Submission Artifact Emission
This skill always writes paper/PAPER_CLAIM_AUDIT.json, regardless of
caller or detector outcome. A detector-negative run (paper has no numeric
claims) emits verdict NOT_APPLICABLE; a paper-with-numeric-claims-but-no-
raw-results run emits BLOCKED. Silent skip is forbidden — paper-writing
Phase 6 relies on this artifact existing at a predictable path.
The artifact conforms to the schema in ../shared-references/assurance-contract.md:
{
"audit_skill": "experiment-claim-audit",
"verdict": "PASS | WARN | FAIL | NOT_APPLICABLE | BLOCKED | ERROR",
"reason_code": "all_numbers_match | rounding_drift | missing_raw_results | ...",
"summary": "One-line human-readable verdict summary.",
"audited_input_hashes": {
"main.tex": "sha256:...",
"sections/5.evidence.tex": "sha256:...",
"/abs/path/to/results/run_2026_04_19.json": "sha256:..."
},
"trace_path": "paper/review-traces/experiment-claim-audit/<date>_run<NN>/",
"review_trace": "<fresh paper architect/reviewer trace id>",
"review_role": "paper architect/reviewer",
"generated_at": "<UTC ISO-8601>",
"details": {
"total_claims": <int>,
"mismatches": [ ... per-claim issue records ... ],
"result_files": [ ... raw files consulted ... ]
}
}
audited_input_hashes scope
Hash the declared input set passed into this audit invocation — i.e. the
exact .tex files and raw result / config files this run read — not a
repo-wide union and not the reviewer's self-reported subset. If a caller
passed only main.tex + a single result file, hash those two files and no
others. The local artifact gate rehashes these entries; any mismatch flags
STALE.
Path convention: keys are paths relative to the paper directory
for in-paper files — so main.tex, not
paper/main.tex — and absolute paths for out-of-paper files such as
external results/ dirs.
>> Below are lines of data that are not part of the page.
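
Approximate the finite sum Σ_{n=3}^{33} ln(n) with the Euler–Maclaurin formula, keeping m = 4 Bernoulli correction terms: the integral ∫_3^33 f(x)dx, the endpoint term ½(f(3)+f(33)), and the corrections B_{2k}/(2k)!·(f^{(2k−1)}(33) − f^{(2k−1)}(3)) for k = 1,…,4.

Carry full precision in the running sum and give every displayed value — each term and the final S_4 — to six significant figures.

S_4 ≈ 84.3613

∫_3^33 ln(x) dx evaluates to 82.0889.
½[f(3) + f(33)] = ½[1.09861 + 3.49651] = 2.29756.
So far: 84.3865.
Correction k=1: B_{2}/2! · (f^{(1)}(33) − f^{(1)}(3)) = 1/12 · (0.0303030 − 0.333333) = -0.0252525.
After k=1: 84.3612.
Correction k=2: B_{4}/4! · (f^{(3)}(33) − f^{(3)}(3)) = −1/720 · (5.56529e-05 − 0.0740741) = 0.000102803.
After k=2: 84.3613.
Correction k=3: B_{6}/6! · (f^{(5)}(33) − f^{(5)}(3)) = 1/30240 · (6.13256e-07 − 0.0987654) = -3.26603e-06.
After k=3: 84.3613.
Correction k=4: B_{8}/8! · (f^{(7)}(33) − f^{(7)}(3)) = −1/1209600 · (1.68941e-08 − 0.329218) = 2.72171e-07.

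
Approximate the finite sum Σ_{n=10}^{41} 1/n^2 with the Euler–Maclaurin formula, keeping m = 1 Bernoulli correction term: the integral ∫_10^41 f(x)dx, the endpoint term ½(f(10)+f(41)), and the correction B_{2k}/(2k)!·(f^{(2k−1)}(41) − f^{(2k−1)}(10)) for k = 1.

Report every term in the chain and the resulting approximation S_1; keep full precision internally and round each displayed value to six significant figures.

S_1 ≈ 0.0810714

∫_10^41 1/x^2 dx evaluates to 0.0756098.
Endpoint term: (f(10) + f(41))/2 = (0.0100000 + 0.000594884)/2 = 0.00529744.
Running total after boundary: 0.0809072.
k=1: B_{2}/(2)! × [f^{(1)}(41) − f^{(1)}(10)] = 1/12 × (-2.90187e-05 − (-0.00200000)) = 0.000164248.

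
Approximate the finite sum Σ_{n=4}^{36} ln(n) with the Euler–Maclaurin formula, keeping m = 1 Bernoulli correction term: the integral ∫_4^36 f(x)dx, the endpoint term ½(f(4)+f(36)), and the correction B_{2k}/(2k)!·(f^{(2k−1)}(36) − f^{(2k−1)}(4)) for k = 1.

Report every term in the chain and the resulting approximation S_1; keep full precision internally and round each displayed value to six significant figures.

∫_4^36 ln(x) dx evaluates to 91.4615.
½[f(4) + f(36)] = ½[1.38629 + 3.58352] = 2.48491.
So far: 93.9464.
Correction k=1: B_{2}/2! · (f^{(1)}(36) − f^{(1)}(4)) = 1/12 · (0.0277778 − 0.250000) = -0.0185185.

S_1 ≈ 93.9279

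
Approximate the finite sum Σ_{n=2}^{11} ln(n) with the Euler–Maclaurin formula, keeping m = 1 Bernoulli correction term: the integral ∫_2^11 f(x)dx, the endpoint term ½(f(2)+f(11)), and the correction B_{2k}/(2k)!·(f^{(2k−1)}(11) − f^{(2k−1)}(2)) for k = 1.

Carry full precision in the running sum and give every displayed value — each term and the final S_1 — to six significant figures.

S_1 ≈ 17.5020

The integral term ∫_2^11 ln(x) dx = 15.9906.
½[f(2) + f(11)] = ½[0.693147 + 2.39790] = 1.54552.
Running total after boundary: 17.5361.
Order-1 term: 1/12 · (0.0909091 − 0.500000) = -0.0340909.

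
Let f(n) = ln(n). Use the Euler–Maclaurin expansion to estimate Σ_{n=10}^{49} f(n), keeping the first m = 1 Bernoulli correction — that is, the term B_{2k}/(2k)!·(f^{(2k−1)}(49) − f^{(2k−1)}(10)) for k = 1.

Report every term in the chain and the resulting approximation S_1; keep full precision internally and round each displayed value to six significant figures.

The integral term ∫_10^49 ln(x) dx = 128.673.
½[f(10) + f(49)] = ½[2.30259 + 3.89182] = 3.09720.
Integral + boundary = 131.771.
k=1: B_{2}/(2)! × [f^{(1)}(49) − f^{(1)}(10)] = 1/12 × (0.0204082 − 0.100000) = -0.00663265.

S_1 ≈ 131.764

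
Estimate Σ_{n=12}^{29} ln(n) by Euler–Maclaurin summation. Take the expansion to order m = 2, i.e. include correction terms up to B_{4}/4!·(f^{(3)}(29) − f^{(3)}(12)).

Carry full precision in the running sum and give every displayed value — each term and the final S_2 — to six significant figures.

Integral: ∫_12^29 ln(x) dx = 50.8327.
Endpoint term: (f(12) + f(29))/2 = (2.48491 + 3.36730)/2 = 2.92610.
So far: 53.7588.
Correction k=1: B_{2}/2! · (f^{(1)}(29) − f^{(1)}(12)) = 1/12 · (0.0344828 − 0.0833333) = -0.00407088.
Running total after k=1: 53.7547.
Correction k=2: B_{4}/4! · (f^{(3)}(29) − f^{(3)}(12)) = −1/720 · (8.20042e-05 − 0.00115741) = 1.49362e-06.

S_2 ≈ 53.7547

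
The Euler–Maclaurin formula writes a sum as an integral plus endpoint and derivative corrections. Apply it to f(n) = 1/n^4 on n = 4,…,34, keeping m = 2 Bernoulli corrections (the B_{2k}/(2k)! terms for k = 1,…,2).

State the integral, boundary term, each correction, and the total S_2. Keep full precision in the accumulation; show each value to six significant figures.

Integral: ∫_4^34 1/x^4 dx = 0.00519985.
Endpoint term: (f(4) + f(34))/2 = (0.00390625 + 7.48315e-07)/2 = 0.00195350.
Integral + boundary = 0.00715335.
Order-1 term: 1/12 · (-8.80370e-08 − (-0.00390625)) = 0.000325513.
Running total after k=1: 0.00747887.
Order-2 term: −1/720 · (-2.28470e-09 − (-0.00732422)) = -1.01725e-05.

S_2 ≈ 0.00746869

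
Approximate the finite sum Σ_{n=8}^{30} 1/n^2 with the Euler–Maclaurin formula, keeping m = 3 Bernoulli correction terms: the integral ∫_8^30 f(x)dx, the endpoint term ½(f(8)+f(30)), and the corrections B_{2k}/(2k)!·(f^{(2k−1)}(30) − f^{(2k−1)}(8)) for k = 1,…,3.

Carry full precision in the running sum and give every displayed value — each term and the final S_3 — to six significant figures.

S_3 ≈ 0.100353

Integral: ∫_8^30 1/x^2 dx = 0.0916667.
Endpoint term: (f(8) + f(30))/2 = (0.0156250 + 0.00111111)/2 = 0.00836806.
Running total after boundary: 0.100035.
Correction k=1: B_{2}/2! · (f^{(1)}(30) − f^{(1)}(8)) = 1/12 · (-7.40741e-05 − (-0.00390625)) = 0.000319348.
After k=1: 0.100354.
Correction k=2: B_{4}/4! · (f^{(3)}(30) − f^{(3)}(8)) = −1/720 · (-9.87654e-07 − (-0.000732422)) = -1.01588e-06.
After k=2: 0.100353.
Correction k=3: B_{6}/6! · (f^{(5)}(30) − f^{(5)}(8)) = 1/30240 · (-3.29218e-08 − (-0.000343323)) = 1.13522e-08.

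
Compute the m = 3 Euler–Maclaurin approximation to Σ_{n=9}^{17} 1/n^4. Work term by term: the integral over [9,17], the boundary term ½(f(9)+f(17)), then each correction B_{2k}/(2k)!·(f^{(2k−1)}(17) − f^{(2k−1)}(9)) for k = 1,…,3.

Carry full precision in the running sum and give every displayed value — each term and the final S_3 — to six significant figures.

Integral: ∫_9^17 1/x^4 dx = 0.000389400.
½[f(9) + f(17)] = ½[0.000152416 + 1.19730e-05] = 8.21944e-05.
So far: 0.000471595.
k=1: B_{2}/(2)! × [f^{(1)}(17) − f^{(1)}(9)] = 1/12 × (-2.81719e-06 − (-6.77404e-05)) = 5.41026e-06.
Running total after k=1: 0.000477005.
k=2: B_{4}/(4)! × [f^{(3)}(17) − f^{(3)}(9)] = −1/720 × (-2.92441e-07 − (-2.50890e-05)) = -3.44397e-08.
Running total after k=2: 0.000476970.
k=3: B_{6}/(6)! × [f^{(5)}(17) − f^{(5)}(9)] = 1/30240 × (-5.66668e-08 − (-1.73455e-05)) = 5.71720e-10.

S_3 ≈ 0.000476971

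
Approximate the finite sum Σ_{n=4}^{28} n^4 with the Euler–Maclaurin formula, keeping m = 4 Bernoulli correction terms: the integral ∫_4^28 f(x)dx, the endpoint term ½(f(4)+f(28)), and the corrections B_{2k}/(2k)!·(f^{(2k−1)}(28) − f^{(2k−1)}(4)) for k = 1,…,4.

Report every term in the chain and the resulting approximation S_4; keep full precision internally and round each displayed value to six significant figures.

S_4 ≈ 3.75662e+06

∫_4^28 x^4 dx evaluates to 3.44187e+06.
Endpoint term: (f(4) + f(28))/2 = (256.000 + 614656)/2 = 307456.
Running total after boundary: 3.74932e+06.
Correction k=1: B_{2}/2! · (f^{(1)}(28) − f^{(1)}(4)) = 1/12 · (87808.0 − 256.000) = 7296.00.
Running total after k=1: 3.75662e+06.
Correction k=2: B_{4}/4! · (f^{(3)}(28) − f^{(3)}(4)) = −1/720 · (672.000 − 96.0000) = -0.800000.
Running total after k=2: 3.75662e+06.
Correction k=3: B_{6}/6! · (f^{(5)}(28) − f^{(5)}(4)) = 1/30240 · (0.00000 − 0.00000) = 0.00000.
Running total after k=3: 3.75662e+06.
Correction k=4: B_{8}/8! · (f^{(7)}(28) − f^{(7)}(4)) = −1/1209600 · (0.00000 − 0.00000) = 0.00000.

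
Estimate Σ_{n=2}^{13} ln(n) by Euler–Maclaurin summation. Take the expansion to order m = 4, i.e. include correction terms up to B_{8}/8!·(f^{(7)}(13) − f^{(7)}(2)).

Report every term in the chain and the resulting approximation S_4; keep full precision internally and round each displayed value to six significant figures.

Integral: ∫_2^13 ln(x) dx = 20.9580.
½[f(2) + f(13)] = ½[0.693147 + 2.56495] = 1.62905.
Integral + boundary = 22.5871.
Correction k=1: B_{2}/2! · (f^{(1)}(13) − f^{(1)}(2)) = 1/12 · (0.0769231 − 0.500000) = -0.0352564.
Partial sum through k=1: 22.5518.
Correction k=2: B_{4}/4! · (f^{(3)}(13) − f^{(3)}(2)) = −1/720 · (0.000910332 − 0.250000) = 0.000345958.
Partial sum through k=2: 22.5522.
Correction k=3: B_{6}/6! · (f^{(5)}(13) − f^{(5)}(2)) = 1/30240 · (6.46390e-05 − 0.750000) = -2.47994e-05.
Partial sum through k=3: 22.5522.
Correction k=4: B_{8}/8! · (f^{(7)}(13) − f^{(7)}(2)) = −1/1209600 · (1.14744e-05 − 5.62500) = 4.65029e-06.

S_4 ≈ 22.5522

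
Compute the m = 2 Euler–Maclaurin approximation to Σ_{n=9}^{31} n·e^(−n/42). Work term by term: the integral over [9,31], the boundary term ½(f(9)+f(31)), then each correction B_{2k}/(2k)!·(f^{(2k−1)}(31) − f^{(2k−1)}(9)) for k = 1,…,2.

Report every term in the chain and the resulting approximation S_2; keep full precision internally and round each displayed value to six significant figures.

∫_9^31 x·e^(−x/42) dx evaluates to 263.226.
Endpoint term: (f(9) + f(31))/2 = (7.26406 + 14.8187)/2 = 11.0414.
Integral + boundary = 274.267.
Correction k=1: B_{2}/2! · (f^{(1)}(31) − f^{(1)}(9)) = 1/12 · (0.125197 − 0.634164) = -0.0424139.
Running total after k=1: 274.225.
Correction k=2: B_{4}/4! · (f^{(3)}(31) − f^{(3)}(9)) = −1/720 · (0.000612950 − 0.00127460) = 9.18962e-07.

S_2 ≈ 274.225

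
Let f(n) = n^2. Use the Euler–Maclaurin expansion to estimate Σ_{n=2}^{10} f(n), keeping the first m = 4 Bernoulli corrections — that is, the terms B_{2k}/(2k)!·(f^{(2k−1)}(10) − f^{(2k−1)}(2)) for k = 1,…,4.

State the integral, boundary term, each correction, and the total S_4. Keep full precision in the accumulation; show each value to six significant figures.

S_4 ≈ 384.000

Integral: ∫_2^10 x^2 dx = 330.667.
½[f(2) + f(10)] = ½[4.00000 + 100.000] = 52.0000.
Running total after boundary: 382.667.
Correction k=1: B_{2}/2! · (f^{(1)}(10) − f^{(1)}(2)) = 1/12 · (20.0000 − 4.00000) = 1.33333.
Running total after k=1: 384.000.
Correction k=2: B_{4}/4! · (f^{(3)}(10) − f^{(3)}(2)) = −1/720 · (0.00000 − 0.00000) = 0.00000.
Running total after k=2: 384.000.
Correction k=3: B_{6}/6! · (f^{(5)}(10) − f^{(5)}(2)) = 1/30240 · (0.00000 − 0.00000) = 0.00000.
Running total after k=3: 384.000.
Correction k=4: B_{8}/8! · (f^{(7)}(10) − f^{(7)}(2)) = −1/1209600 · (0.00000 − 0.00000) = 0.00000.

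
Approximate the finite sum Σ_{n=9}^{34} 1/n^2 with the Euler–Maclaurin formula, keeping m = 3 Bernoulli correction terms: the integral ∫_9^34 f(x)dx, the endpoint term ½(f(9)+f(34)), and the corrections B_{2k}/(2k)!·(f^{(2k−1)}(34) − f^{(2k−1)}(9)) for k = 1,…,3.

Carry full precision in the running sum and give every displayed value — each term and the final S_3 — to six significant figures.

S_3 ≈ 0.0885285

Integral: ∫_9^34 1/x^2 dx = 0.0816993.
Boundary: ½(f(9) + f(34)) = ½(0.0123457 + 0.000865052) = 0.00660537.
So far: 0.0883047.
Order-1 term: 1/12 · (-5.08854e-05 − (-0.00274348)) = 0.000224383.
After k=1: 0.0885291.
Order-2 term: −1/720 · (-5.28222e-07 − (-0.000406442)) = -5.63769e-07.
After k=2: 0.0885285.
Order-3 term: 1/30240 · (-1.37082e-08 − (-0.000150534)) = 4.97753e-09.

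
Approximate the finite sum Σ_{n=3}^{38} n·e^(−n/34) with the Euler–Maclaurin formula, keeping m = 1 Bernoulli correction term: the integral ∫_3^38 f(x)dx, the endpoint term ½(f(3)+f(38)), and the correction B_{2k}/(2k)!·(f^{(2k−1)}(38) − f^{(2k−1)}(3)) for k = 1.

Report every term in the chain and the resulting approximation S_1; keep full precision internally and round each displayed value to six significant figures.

S_1 ≈ 358.656

∫_3^38 x·e^(−x/34) dx evaluates to 351.142.
Boundary: ½(f(3) + f(38)) = ½(2.74664 + 12.4278) = 7.58724.
Integral + boundary = 358.729.
Order-1 term: 1/12 · (-0.0384763 − 0.834762) = -0.0727699.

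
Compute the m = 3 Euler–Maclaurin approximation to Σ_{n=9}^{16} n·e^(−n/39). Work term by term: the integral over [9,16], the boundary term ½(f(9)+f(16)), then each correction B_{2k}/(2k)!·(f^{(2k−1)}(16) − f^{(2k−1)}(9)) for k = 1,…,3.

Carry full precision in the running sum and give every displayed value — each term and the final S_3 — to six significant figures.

Integral: ∫_9^16 x·e^(−x/39) dx = 63.0584.
Endpoint term: (f(9) + f(16))/2 = (7.14530 + 10.6157)/2 = 8.88049.
So far: 71.9389.
Correction k=1: B_{2}/2! · (f^{(1)}(16) − f^{(1)}(9)) = 1/12 · (0.391283 − 0.610710) = -0.0182855.
Running total after k=1: 71.9206.
Correction k=2: B_{4}/4! · (f^{(3)}(16) − f^{(3)}(9)) = −1/720 · (0.00112968 − 0.00144547) = 4.38593e-07.
Running total after k=2: 71.9206.
Correction k=3: B_{6}/6! · (f^{(5)}(16) − f^{(5)}(9)) = 1/30240 · (1.31631e-06 − 1.63670e-06) = -1.05948e-11.

S_3 ≈ 71.9206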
The local artifact gate resolves relative entries via
os.path.join(paper_dir, key); prefixing with paper/ produces
paper/paper/main.tex and false-fails as STALE.
Verdict decision table
| Input state | Verdict | reason_code example |
|---|---|---|
| No numeric claims detected in paper | NOT_APPLICABLE |
no_numeric_claims |
| Numeric claims detected, no raw result files found | BLOCKED |
no_raw_evidence |
| All claims reconcile to raw data | PASS |
all_numbers_match |
| Minor rounding drift only, no material mismatch | WARN |
rounding_drift |
| Any material mismatch (wrong number, config mismatch) | FAIL |
claim_mismatch |
| Reviewer invocation failed (network / malformed) | ERROR |
reviewer_error |
Thread independence
Every invocation uses a fresh reviewer context. Never continue a prior audit. Do not accept prior audit outputs (PROOF_AUDIT, CITATION_AUDIT,
EXPERIMENT_LOG, AUTO_REVIEW summaries) as input to this audit — the fresh
thread preserves reviewer independence per
../shared-references/reviewer-independence.md.
Human-readable sibling
paper/PAPER_CLAIM_AUDIT.md is written alongside the JSON for readers.
The JSON is authoritative for downstream checks; the Markdown is for humans.
The parent skill (paper-writing Phase 6) decides whether the verdict blocks
finalization — this skill itself never blocks; it only emits.